Grown up: The celebrity Farhang teased in his note to Quirk? Big Boi, best known as a member of the hip-hop duo Outkast alongside André 3000. Majority developed a relationship with the rapper while working on an ad for children’s clothing brand OshKosh B’gosh last year.

The idea for an ad celebrating someone’s first “Big Boi” house sprung up organically in conversation with him, Farhang said, but they didn’t originally have a client in mind—or a song. In fact, Farhang said the ad was well underway by the time the team realized Outkast’s “The Way You Move” was all but written for this particular spot.

Zoom out: The campaign’s primary goal (other than promoting Realor.com, of course) was to depict and celebrate first-time Black homeowners.

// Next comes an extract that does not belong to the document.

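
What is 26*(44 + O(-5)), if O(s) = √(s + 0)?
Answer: 1144 + 26*I*√5 ≈ 1144.0 + 58.138*I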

One ad on its own won’t fix the gap between Black and white homeownership in the US, Rankin told us, but he hopes the work will help to normalize uplifting depictions of Black people.

“We’re actualizing the normalcy of Black success, and I think that is a huge core tenet of where a lot of advertisers are trying to get,” Rankin explained. “This normalcy of Blackness shines through in the execution, and that is what the audience will see.”